YouTestMe is a software development company with headquarters in Toronto, Canada. The company specializes in e-learning, with features like test management, remote proctoring, item authoring, and reporting. The GetCertified knowledge-examination platform is the flagship product of YouTestMe used in various government agencies and corporations.

History 
The initial idea was conceived in 2006. However, the necessary technology to begin development was not yet available, so it took five years to establish the foundation and create the technologies needed to develop future e-learning systems. The development process finally began in late 2011, based on Java programming and the Linux operating system.

The initial concept for YouTestMe revolved around the testing process, including test-taking, test creation, and distribution, as well as sending reports to test takers and managers via email. After three years of development, the first stable system, YouTestMe Starter, was released in 2014.

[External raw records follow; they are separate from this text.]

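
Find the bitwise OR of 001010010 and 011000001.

OR: 1 when either bit is 1
  001010010
| 011000001
-----------
  011010011
Decimal: 82 | 193 = 211



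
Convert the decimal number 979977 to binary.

Using repeated division by 2:
979977 ÷ 2 = 489988 remainder 1
489988 ÷ 2 = 244994 remainder 0
244994 ÷ 2 = 122497 remainder 0
122497 ÷ 2 = 61248 remainder 1
61248 ÷ 2 = 30624 remainder 0
30624 ÷ 2 = 15312 remainder 0
15312 ÷ 2 = 7656 remainder 0
7656 ÷ 2 = 3828 remainder 0
3828 ÷ 2 = 1914 remainder 0
1914 ÷ 2 = 957 remainder 0
957 ÷ 2 = 478 remainder 1
478 ÷ 2 = 239 remainder 0
239 ÷ 2 = 119 remainder 1
119 ÷ 2 = 59 remainder 1
59 ÷ 2 = 29 remainder 1
29 ÷ 2 = 14 remainder 1
14 ÷ 2 = 7 remainder 0
7 ÷ 2 = 3 remainder 1
3 ÷ 2 = 1 remainder 1
1 ÷ 2 = 0 remainder 1
Reading remainders bottom to top: 11101111010000001001



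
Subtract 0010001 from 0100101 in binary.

Method 1 - Direct subtraction (column by column from the right: bit − bit − borrow-in; if negative, add 2 and borrow 1 from the next column):
borrow: 0100000
        0100101
-       0010001
---------------
        0010100

Method 2 - Add two's complement:
Two's complement of 0010001: invert → 1101110, add 1 → 1101111
  0100101
+ 1101111
---------
 10010100  (end carry out of the top bit = 1)
Discarding the end carry: 0010100
Decimal check:
  0100101 = 32 + 4 + 1 = 37
  0010001 = 16 + 1 = 17
  37 - 17 = 20, and 0010100 = 16 + 4 = 20 ✓



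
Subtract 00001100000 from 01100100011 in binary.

Method 1 - Direct subtraction (column by column from the right: bit − bit − borrow-in; if negative, add 2 and borrow 1 from the next column):
borrow: 00110000000
        01100100011
-       00001100000
-------------------
        01011000011

Method 2 - Add two's complement:
Two's complement of 00001100000: invert → 11110011111, add 1 → 11110100000
  01100100011
+ 11110100000
-------------
 101011000011  (end carry out of the top bit = 1)
Discarding the end carry: 01011000011
Decimal check:
  01100100011 = 512 + 256 + 32 + 2 + 1 = 803
  00001100000 = 64 + 32 = 96
  803 - 96 = 707, and 01011000011 = 512 + 128 + 64 + 2 + 1 = 707 ✓



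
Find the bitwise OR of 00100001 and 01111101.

OR: 1 when either bit is 1
  00100001
| 01111101
----------
  01111101
Decimal: 33 | 125 = 125



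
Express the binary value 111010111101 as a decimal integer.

Sum of powers of 2 for each 1-bit:
2^0 + 2^2 + 2^3 + 2^4 + 2^5 + 2^7 + 2^9 + 2^10 + 2^11
= 1 + 4 + 8 + 16 + 32 + 128 + 512 + 1024 + 2048
= 3773



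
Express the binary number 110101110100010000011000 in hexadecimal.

Group into 4-bit nibbles from right:
  1101 = D
  0111 = 7
  0100 = 4
  0100 = 4
  0001 = 1
  1000 = 8
Result: D74418



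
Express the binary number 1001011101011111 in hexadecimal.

Group into 4-bit nibbles from right:
  1001 = 9
  0111 = 7
  0101 = 5
  1111 = F
Result: 975F



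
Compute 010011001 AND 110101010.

AND: 1 only when both bits are 1
  010011001
& 110101010
-----------
  010001000
Decimal: 153 & 426 = 136



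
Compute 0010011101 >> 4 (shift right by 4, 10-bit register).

Original: 0010011101 (decimal 157)
Shift right by 4 positions
Drop the 4 low bits; fill with zeros on the left
Result: 0000001001 (decimal 9)
Equivalent: 157 >> 4 = 157 ÷ 2^4 = 9



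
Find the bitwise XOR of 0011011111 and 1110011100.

XOR: 1 when bits differ
  0011011111
^ 1110011100
------------
  1101000011
Decimal: 223 ^ 924 = 835



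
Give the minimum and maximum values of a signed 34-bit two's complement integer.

For 34-bit two's complement:
Minimum: -2^33 = -8589934592
Maximum: 2^33 - 1 = 8589934591



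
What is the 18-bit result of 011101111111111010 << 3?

Original: 011101111111111010 (decimal 122874)
Shift left by 3 positions
Append 3 zeros on the right and drop the 3 high bits that overflow the 18-bit width
Result: 101111111111010000 (decimal 196560)
Equivalent: 122874 << 3 = 122874 × 2^3 = 982992, truncated to 18 bits = 196560



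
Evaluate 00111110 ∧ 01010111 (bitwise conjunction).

AND: 1 only when both bits are 1
  00111110
& 01010111
----------
  00010110
Decimal: 62 & 87 = 22



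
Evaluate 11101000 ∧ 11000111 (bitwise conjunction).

AND: 1 only when both bits are 1
  11101000
& 11000111
----------
  11000000
Decimal: 232 & 199 = 192



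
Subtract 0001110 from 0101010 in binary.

Method 1 - Direct subtraction (column by column from the right: bit − bit − borrow-in; if negative, add 2 and borrow 1 from the next column):
borrow: 0111000
        0101010
-       0001110
---------------
        0011100

Method 2 - Add two's complement:
Two's complement of 0001110: invert → 1110001, add 1 → 1110010
  0101010
+ 1110010
---------
 10011100  (end carry out of the top bit = 1)
Discarding the end carry: 0011100
Decimal check:
  0101010 = 32 + 8 + 2 = 42
  0001110 = 8 + 4 + 2 = 14
  42 - 14 = 28, and 0011100 = 16 + 8 + 4 = 28 ✓



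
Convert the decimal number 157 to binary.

Using repeated division by 2:
157 ÷ 2 = 78 remainder 1
78 ÷ 2 = 39 remainder 0
39 ÷ 2 = 19 remainder 1
19 ÷ 2 = 9 remainder 1
9 ÷ 2 = 4 remainder 1
4 ÷ 2 = 2 remainder 0
2 ÷ 2 = 1 remainder 0
1 ÷ 2 = 0 remainder 1
Reading remainders bottom to top: 10011101



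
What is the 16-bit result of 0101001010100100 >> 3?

Original: 0101001010100100 (decimal 21156)
Shift right by 3 positions
Drop the 3 low bits; fill with zeros on the left
Result: 0000101001010100 (decimal 2644)
Equivalent: 21156 >> 3 = 21156 ÷ 2^3 = 2644



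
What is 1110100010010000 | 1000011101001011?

OR: 1 when either bit is 1
  1110100010010000
| 1000011101001011
------------------
  1110111111011011
Decimal: 59536 | 34635 = 61403



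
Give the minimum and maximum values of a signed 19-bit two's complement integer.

For 19-bit two's complement:
Minimum: -2^18 = -262144
Maximum: 2^18 - 1 = 262143



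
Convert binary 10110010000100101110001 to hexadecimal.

Group into 4-bit nibbles from right:
  0101 = 5
  1001 = 9
  0000 = 0
  1001 = 9
  0111 = 7
  0001 = 1
Result: 590971



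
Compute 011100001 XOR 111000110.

XOR: 1 when bits differ
  011100001
^ 111000110
-----------
  100100111
Decimal: 225 ^ 454 = 295



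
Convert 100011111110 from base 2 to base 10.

Sum of powers of 2 for each 1-bit:
2^1 + 2^2 + 2^3 + 2^4 + 2^5 + 2^6 + 2^7 + 2^11
= 2 + 4 + 8 + 16 + 32 + 64 + 128 + 2048
= 2302



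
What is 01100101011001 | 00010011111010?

OR: 1 when either bit is 1
  01100101011001
| 00010011111010
----------------
  01110111111011
Decimal: 6489 | 1274 = 7675



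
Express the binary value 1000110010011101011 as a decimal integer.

Sum of powers of 2 for each 1-bit:
2^0 + 2^1 + 2^3 + 2^5 + 2^6 + 2^7 + 2^10 + 2^13 + 2^14 + 2^18
= 1 + 2 + 8 + 32 + 64 + 128 + 1024 + 8192 + 16384 + 262144
= 287979



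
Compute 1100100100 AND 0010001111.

AND: 1 only when both bits are 1
  1100100100
& 0010001111
------------
  0000000100
Decimal: 804 & 143 = 4



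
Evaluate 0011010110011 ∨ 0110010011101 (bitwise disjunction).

OR: 1 when either bit is 1
  0011010110011
| 0110010011101
---------------
  0111010111111
Decimal: 1715 | 3229 = 3775



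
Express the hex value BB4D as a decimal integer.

Expand by place value (powers of 16):
Digit values: B = 11, D = 13
BB4D = 11 × 16^3 + 11 × 16^2 + 4 × 16^1 + 13 × 16^0
= 11 × 4096 + 11 × 256 + 4 × 16 + 13 × 1
= 45056 + 2816 + 64 + 13
= 47949



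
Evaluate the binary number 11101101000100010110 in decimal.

Sum of powers of 2 for each 1-bit:
2^1 + 2^2 + 2^4 + 2^8 + 2^12 + 2^14 + 2^15 + 2^17 + 2^18 + 2^19
= 2 + 4 + 16 + 256 + 4096 + 16384 + 32768 + 131072 + 262144 + 524288
= 971030



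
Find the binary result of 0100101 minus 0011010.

Method 1 - Direct subtraction (column by column from the right: bit − bit − borrow-in; if negative, add 2 and borrow 1 from the next column):
borrow: 0110100
        0100101
-       0011010
---------------
        0001011

Method 2 - Add two's complement:
Two's complement of 0011010: invert → 1100101, add 1 → 1100110
  0100101
+ 1100110
---------
 10001011  (end carry out of the top bit = 1)
Discarding the end carry: 0001011
Decimal check:
  0100101 = 32 + 4 + 1 = 37
  0011010 = 16 + 8 + 2 = 26
  37 - 26 = 11, and 0001011 = 8 + 2 + 1 = 11 ✓



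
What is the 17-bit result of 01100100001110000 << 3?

Original: 01100100001110000 (decimal 51312)
Shift left by 3 positions
Append 3 zeros on the right and drop the 3 high bits that overflow the 17-bit width
Result: 00100001110000000 (decimal 17280)
Equivalent: 51312 << 3 = 51312 × 2^3 = 410496, truncated to 17 bits = 17280



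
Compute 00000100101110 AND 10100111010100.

AND: 1 only when both bits are 1
  00000100101110
& 10100111010100
----------------
  00000100000100
Decimal: 302 & 10708 = 260



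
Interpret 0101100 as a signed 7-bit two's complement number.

Binary: 0101100
Sign bit: 0 (non-negative)
Read directly as an unsigned value:
0101100 = 32 + 8 + 4 = 44
Value: 44



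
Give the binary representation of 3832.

Using repeated division by 2:
3832 ÷ 2 = 1916 remainder 0
1916 ÷ 2 = 958 remainder 0
958 ÷ 2 = 479 remainder 0
479 ÷ 2 = 239 remainder 1
239 ÷ 2 = 119 remainder 1
119 ÷ 2 = 59 remainder 1
59 ÷ 2 = 29 remainder 1
29 ÷ 2 = 14 remainder 1
14 ÷ 2 = 7 remainder 0
7 ÷ 2 = 3 remainder 1
3 ÷ 2 = 1 remainder 1
1 ÷ 2 = 0 remainder 1
Reading remainders bottom to top: 111011111000



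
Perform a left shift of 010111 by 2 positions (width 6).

Original: 010111 (decimal 23)
Shift left by 2 positions
Append 2 zeros on the right and drop the 2 high bits that overflow the 6-bit width
Result: 011100 (decimal 28)
Equivalent: 23 << 2 = 23 × 2^2 = 92, truncated to 6 bits = 28



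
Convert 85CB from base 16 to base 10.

Expand by place value (powers of 16):
Digit values: C = 12, B = 11
85CB = 8 × 16^3 + 5 × 16^2 + 12 × 16^1 + 11 × 16^0
= 8 × 4096 + 5 × 256 + 12 × 16 + 11 × 1
= 32768 + 1280 + 192 + 11
= 34251



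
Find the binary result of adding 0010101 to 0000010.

Add column by column from the right: bit + bit + carry-in; write the sum mod 2, carry 1 when the sum is 2 or 3.
carry:  0000000
        0010101
+       0000010
---------------
       00010111
(the carry out of the leftmost column, 0, becomes the leading bit)
Decimal check:
  0010101 = 16 + 4 + 1 = 21
  0000010 = 2
  21 + 2 = 23, and 00010111 = 16 + 4 + 2 + 1 = 23 ✓



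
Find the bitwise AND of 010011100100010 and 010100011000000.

AND: 1 only when both bits are 1
  010011100100010
& 010100011000000
-----------------
  010000000000000
Decimal: 10018 & 10432 = 8192



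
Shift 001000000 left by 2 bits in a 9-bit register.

Original: 001000000 (decimal 64)
Shift left by 2 positions
Append 2 zeros on the right
Result: 100000000 (decimal 256)
Equivalent: 64 << 2 = 64 × 2^2 = 256



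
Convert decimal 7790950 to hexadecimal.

Using repeated division by 16 (digits 10–15 are A–F):
7790950 ÷ 16 = 486934 remainder 6
486934 ÷ 16 = 30433 remainder 6
30433 ÷ 16 = 1902 remainder 1
1902 ÷ 16 = 118 remainder 14 (E)
118 ÷ 16 = 7 remainder 6
7 ÷ 16 = 0 remainder 7
Reading remainders bottom to top: 76E166



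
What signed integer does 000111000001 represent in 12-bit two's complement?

Binary: 000111000001
Sign bit: 0 (non-negative)
Read directly as an unsigned value:
000111000001 = 256 + 128 + 64 + 1 = 449
Value: 449



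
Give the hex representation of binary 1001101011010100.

Group into 4-bit nibbles from right:
  1001 = 9
  1010 = A
  1101 = D
  0100 = 4
Result: 9AD4



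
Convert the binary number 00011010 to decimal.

Sum of powers of 2 for each 1-bit:
2^1 + 2^3 + 2^4
= 2 + 8 + 16
= 26



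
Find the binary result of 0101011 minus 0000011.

Method 1 - Direct subtraction (column by column from the right: bit − bit − borrow-in; if negative, add 2 and borrow 1 from the next column):
borrow: 0000000
        0101011
-       0000011
---------------
        0101000

Method 2 - Add two's complement:
Two's complement of 0000011: invert → 1111100, add 1 → 1111101
  0101011
+ 1111101
---------
 10101000  (end carry out of the top bit = 1)
Discarding the end carry: 0101000
Decimal check:
  0101011 = 32 + 8 + 2 + 1 = 43
  0000011 = 2 + 1 = 3
  43 - 3 = 40, and 0101000 = 32 + 8 = 40 ✓



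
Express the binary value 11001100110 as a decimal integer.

Sum of powers of 2 for each 1-bit:
2^1 + 2^2 + 2^5 + 2^6 + 2^9 + 2^10
= 2 + 4 + 32 + 64 + 512 + 1024
= 1638



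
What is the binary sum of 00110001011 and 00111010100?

Add column by column from the right: bit + bit + carry-in; write the sum mod 2, carry 1 when the sum is 2 or 3.
carry:  01100000000
        00110001011
+       00111010100
-------------------
       001101011111
(the carry out of the leftmost column, 0, becomes the leading bit)
Decimal check:
  00110001011 = 256 + 128 + 8 + 2 + 1 = 395
  00111010100 = 256 + 128 + 64 + 16 + 4 = 468
  395 + 468 = 863, and 001101011111 = 512 + 256 + 64 + 16 + 8 + 4 + 2 + 1 = 863 ✓



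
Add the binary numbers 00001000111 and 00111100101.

Add column by column from the right: bit + bit + carry-in; write the sum mod 2, carry 1 when the sum is 2 or 3.
carry:  01110001110
        00001000111
+       00111100101
-------------------
       001000101100
(the carry out of the leftmost column, 0, becomes the leading bit)
Decimal check:
  00001000111 = 64 + 4 + 2 + 1 = 71
  00111100101 = 256 + 128 + 64 + 32 + 4 + 1 = 485
  71 + 485 = 556, and 001000101100 = 512 + 32 + 8 + 4 = 556 ✓



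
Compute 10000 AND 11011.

AND: 1 only when both bits are 1
  10000
& 11011
-------
  10000
Decimal: 16 & 27 = 16



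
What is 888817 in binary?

Using repeated division by 2:
888817 ÷ 2 = 444408 remainder 1
444408 ÷ 2 = 222204 remainder 0
222204 ÷ 2 = 111102 remainder 0
111102 ÷ 2 = 55551 remainder 0
55551 ÷ 2 = 27775 remainder 1
27775 ÷ 2 = 13887 remainder 1
13887 ÷ 2 = 6943 remainder 1
6943 ÷ 2 = 3471 remainder 1
3471 ÷ 2 = 1735 remainder 1
1735 ÷ 2 = 867 remainder 1
867 ÷ 2 = 433 remainder 1
433 ÷ 2 = 216 remainder 1
216 ÷ 2 = 108 remainder 0
108 ÷ 2 = 54 remainder 0
54 ÷ 2 = 27 remainder 0
27 ÷ 2 = 13 remainder 1
13 ÷ 2 = 6 remainder 1
6 ÷ 2 = 3 remainder 0
3 ÷ 2 = 1 remainder 1
1 ÷ 2 = 0 remainder 1
Reading remainders bottom to top: 11011000111111110001



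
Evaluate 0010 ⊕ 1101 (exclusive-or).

XOR: 1 when bits differ
  0010
^ 1101
------
  1111
Decimal: 2 ^ 13 = 15



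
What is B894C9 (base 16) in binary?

Convert each hex digit to 4 bits:
  B = 1011
  8 = 1000
  9 = 1001
  4 = 0100
  C = 1100
  9 = 1001
Concatenate: 101110001001010011001001



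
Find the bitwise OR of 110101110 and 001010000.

OR: 1 when either bit is 1
  110101110
| 001010000
-----------
  111111110
Decimal: 430 | 80 = 510



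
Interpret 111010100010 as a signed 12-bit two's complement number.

Binary: 111010100010
Sign bit: 1 (negative)
Invert: 000101011101
Add 1:  000101011110
Magnitude: 000101011110 = 256 + 64 + 16 + 8 + 4 + 2 = 350
Value: -350



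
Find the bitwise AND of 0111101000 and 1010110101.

AND: 1 only when both bits are 1
  0111101000
& 1010110101
------------
  0010100000
Decimal: 488 & 693 = 160



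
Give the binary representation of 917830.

Using repeated division by 2:
917830 ÷ 2 = 458915 remainder 0
458915 ÷ 2 = 229457 remainder 1
229457 ÷ 2 = 114728 remainder 1
114728 ÷ 2 = 57364 remainder 0
57364 ÷ 2 = 28682 remainder 0
28682 ÷ 2 = 14341 remainder 0
14341 ÷ 2 = 7170 remainder 1
7170 ÷ 2 = 3585 remainder 0
3585 ÷ 2 = 1792 remainder 1
1792 ÷ 2 = 896 remainder 0
896 ÷ 2 = 448 remainder 0
448 ÷ 2 = 224 remainder 0
224 ÷ 2 = 112 remainder 0
112 ÷ 2 = 56 remainder 0
56 ÷ 2 = 28 remainder 0
28 ÷ 2 = 14 remainder 0
14 ÷ 2 = 7 remainder 0
7 ÷ 2 = 3 remainder 1
3 ÷ 2 = 1 remainder 1
1 ÷ 2 = 0 remainder 1
Reading remainders bottom to top: 11100000000101000110



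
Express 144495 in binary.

Using repeated division by 2:
144495 ÷ 2 = 72247 remainder 1
72247 ÷ 2 = 36123 remainder 1
36123 ÷ 2 = 18061 remainder 1
18061 ÷ 2 = 9030 remainder 1
9030 ÷ 2 = 4515 remainder 0
4515 ÷ 2 = 2257 remainder 1
2257 ÷ 2 = 1128 remainder 1
1128 ÷ 2 = 564 remainder 0
564 ÷ 2 = 282 remainder 0
282 ÷ 2 = 141 remainder 0
141 ÷ 2 = 70 remainder 1
70 ÷ 2 = 35 remainder 0
35 ÷ 2 = 17 remainder 1
17 ÷ 2 = 8 remainder 1
8 ÷ 2 = 4 remainder 0
4 ÷ 2 = 2 remainder 0
2 ÷ 2 = 1 remainder 0
1 ÷ 2 = 0 remainder 1
Reading remainders bottom to top: 100011010001101111



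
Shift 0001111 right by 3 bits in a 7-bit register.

Original: 0001111 (decimal 15)
Shift right by 3 positions
Drop the 3 low bits; fill with zeros on the left
Result: 0000001 (decimal 1)
Equivalent: 15 >> 3 = 15 ÷ 2^3 = 1



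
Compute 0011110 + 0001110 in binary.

Add column by column from the right: bit + bit + carry-in; write the sum mod 2, carry 1 when the sum is 2 or 3.
carry:  0111100
        0011110
+       0001110
---------------
       00101100
(the carry out of the leftmost column, 0, becomes the leading bit)
Decimal check:
  0011110 = 16 + 8 + 4 + 2 = 30
  0001110 = 8 + 4 + 2 = 14
  30 + 14 = 44, and 00101100 = 32 + 8 + 4 = 44 ✓



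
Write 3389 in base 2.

Using repeated division by 2:
3389 ÷ 2 = 1694 remainder 1
1694 ÷ 2 = 847 remainder 0
847 ÷ 2 = 423 remainder 1
423 ÷ 2 = 211 remainder 1
211 ÷ 2 = 105 remainder 1
105 ÷ 2 = 52 remainder 1
52 ÷ 2 = 26 remainder 0
26 ÷ 2 = 13 remainder 0
13 ÷ 2 = 6 remainder 1
6 ÷ 2 = 3 remainder 0
3 ÷ 2 = 1 remainder 1
1 ÷ 2 = 0 remainder 1
Reading remainders bottom to top: 110100111101



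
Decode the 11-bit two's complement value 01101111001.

Binary: 01101111001
Sign bit: 0 (non-negative)
Read directly as an unsigned value:
01101111001 = 512 + 256 + 64 + 32 + 16 + 8 + 1 = 889
Value: 889



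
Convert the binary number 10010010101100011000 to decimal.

Sum of powers of 2 for each 1-bit:
2^3 + 2^4 + 2^8 + 2^9 + 2^11 + 2^13 + 2^16 + 2^19
= 8 + 16 + 256 + 512 + 2048 + 8192 + 65536 + 524288
= 600856



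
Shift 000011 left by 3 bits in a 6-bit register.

Original: 000011 (decimal 3)
Shift left by 3 positions
Append 3 zeros on the right
Result: 011000 (decimal 24)
Equivalent: 3 << 3 = 3 × 2^3 = 24



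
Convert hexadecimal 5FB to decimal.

Expand by place value (powers of 16):
Digit values: F = 15, B = 11
5FB = 5 × 16^2 + 15 × 16^1 + 11 × 16^0
= 5 × 256 + 15 × 16 + 11 × 1
= 1280 + 240 + 11
= 1531



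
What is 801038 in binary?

Using repeated division by 2:
801038 ÷ 2 = 400519 remainder 0
400519 ÷ 2 = 200259 remainder 1
200259 ÷ 2 = 100129 remainder 1
100129 ÷ 2 = 50064 remainder 1
50064 ÷ 2 = 25032 remainder 0
25032 ÷ 2 = 12516 remainder 0
12516 ÷ 2 = 6258 remainder 0
6258 ÷ 2 = 3129 remainder 0
3129 ÷ 2 = 1564 remainder 1
1564 ÷ 2 = 782 remainder 0
782 ÷ 2 = 391 remainder 0
391 ÷ 2 = 195 remainder 1
195 ÷ 2 = 97 remainder 1
97 ÷ 2 = 48 remainder 1
48 ÷ 2 = 24 remainder 0
24 ÷ 2 = 12 remainder 0
12 ÷ 2 = 6 remainder 0
6 ÷ 2 = 3 remainder 0
3 ÷ 2 = 1 remainder 1
1 ÷ 2 = 0 remainder 1
Reading remainders bottom to top: 11000011100100001110



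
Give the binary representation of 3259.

Using repeated division by 2:
3259 ÷ 2 = 1629 remainder 1
1629 ÷ 2 = 814 remainder 1
814 ÷ 2 = 407 remainder 0
407 ÷ 2 = 203 remainder 1
203 ÷ 2 = 101 remainder 1
101 ÷ 2 = 50 remainder 1
50 ÷ 2 = 25 remainder 0
25 ÷ 2 = 12 remainder 1
12 ÷ 2 = 6 remainder 0
6 ÷ 2 = 3 remainder 0
3 ÷ 2 = 1 remainder 1
1 ÷ 2 = 0 remainder 1
Reading remainders bottom to top: 110010111011



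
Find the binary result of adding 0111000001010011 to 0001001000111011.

Add column by column from the right: bit + bit + carry-in; write the sum mod 2, carry 1 when the sum is 2 or 3.
carry:  1110000011100110
        0111000001010011
+       0001001000111011
------------------------
       01000001010001110
(the carry out of the leftmost column, 0, becomes the leading bit)
Decimal check:
  0111000001010011 = 16384 + 8192 + 4096 + 64 + 16 + 2 + 1 = 28755
  0001001000111011 = 4096 + 512 + 32 + 16 + 8 + 2 + 1 = 4667
  28755 + 4667 = 33422, and 01000001010001110 = 32768 + 512 + 128 + 8 + 4 + 2 = 33422 ✓



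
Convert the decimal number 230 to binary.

Using repeated division by 2:
230 ÷ 2 = 115 remainder 0
115 ÷ 2 = 57 remainder 1
57 ÷ 2 = 28 remainder 1
28 ÷ 2 = 14 remainder 0
14 ÷ 2 = 7 remainder 0
7 ÷ 2 = 3 remainder 1
3 ÷ 2 = 1 remainder 1
1 ÷ 2 = 0 remainder 1
Reading remainders bottom to top: 11100110



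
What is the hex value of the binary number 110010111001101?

Group into 4-bit nibbles from right:
  0110 = 6
  0101 = 5
  1100 = C
  1101 = D
Result: 65CD



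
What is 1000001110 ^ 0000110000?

XOR: 1 when bits differ
  1000001110
^ 0000110000
------------
  1000111110
Decimal: 526 ^ 48 = 574



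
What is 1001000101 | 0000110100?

OR: 1 when either bit is 1
  1001000101
| 0000110100
------------
  1001110101
Decimal: 581 | 52 = 629



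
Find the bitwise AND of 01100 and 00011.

AND: 1 only when both bits are 1
  01100
& 00011
-------
  00000
Decimal: 12 & 3 = 0



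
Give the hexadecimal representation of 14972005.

Using repeated division by 16 (digits 10–15 are A–F):
14972005 ÷ 16 = 935750 remainder 5
935750 ÷ 16 = 58484 remainder 6
58484 ÷ 16 = 3655 remainder 4
3655 ÷ 16 = 228 remainder 7
228 ÷ 16 = 14 remainder 4
14 ÷ 16 = 0 remainder 14 (E)
Reading remainders bottom to top: E47465



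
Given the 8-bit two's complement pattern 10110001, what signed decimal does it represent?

Binary: 10110001
Sign bit: 1 (negative)
Invert: 01001110
Add 1:  01001111
Magnitude: 01001111 = 64 + 8 + 4 + 2 + 1 = 79
Value: -79



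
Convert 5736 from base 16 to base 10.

Expand by place value (powers of 16):
5736 = 5 × 16^3 + 7 × 16^2 + 3 × 16^1 + 6 × 16^0
= 5 × 4096 + 7 × 256 + 3 × 16 + 6 × 1
= 20480 + 1792 + 48 + 6
= 22326



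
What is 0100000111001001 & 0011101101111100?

AND: 1 only when both bits are 1
  0100000111001001
& 0011101101111100
------------------
  0000000101001000
Decimal: 16841 & 15228 = 328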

Later development, based upon YouTestMe Starter, brought forth several products and projects - both mobile and web-based.

Timeline 

 2006 - The concept of YouTestMe as e-learning software was established.
 2011 - Development on the first YouTestMe version begins.
 2014 - The first stable version of YouTestMe - Starter is released.
 2015 - First YouTestMe - Starter installation on the "John Naisbitt" University.
 2015 - YouTestMe - Starter promotion is held in Belgrade. YouTestMe - Classroom 2020 development begins.
 2016 - YouTestMe - Classroom 2020 development finishes,
 2016 - "Entrance exam" application for Serbian Elementary school 8th graders is published.
 2016 - "Canadian Citizenship" application for practicing exams for becoming a citizen of Canada is published
 2020 - "YouTestMe Nastava", a free application for students and teachers is published.

Products

Software

YouTestMe - GetCertified 
YouTestMe GetCertified is a testing software that offers features for knowledge evaluation and certification. The software offers various test creation methods and settings, allowing users to customize tests according to their preferences. YouTestMe GetCertified also includes cheating prevention mechanisms.

Mobile TakeQuiz 

The first mobile YouTestMe application - Entrance Exam (original Serbian translation: "Prijemni za srednju") is designed for students in the 8th grade of Serbian Elementary Schools - more precisely, those that are about to transition into High School. The application is limited to the Android platform exclusively since it is the most dominant platform in Serbia. The application was designed with the purpose to enable all students in Serbia to practice Entrance Exam questions on their Android devices. The questions are extracted from the official workbooks issued by the Government of Serbia.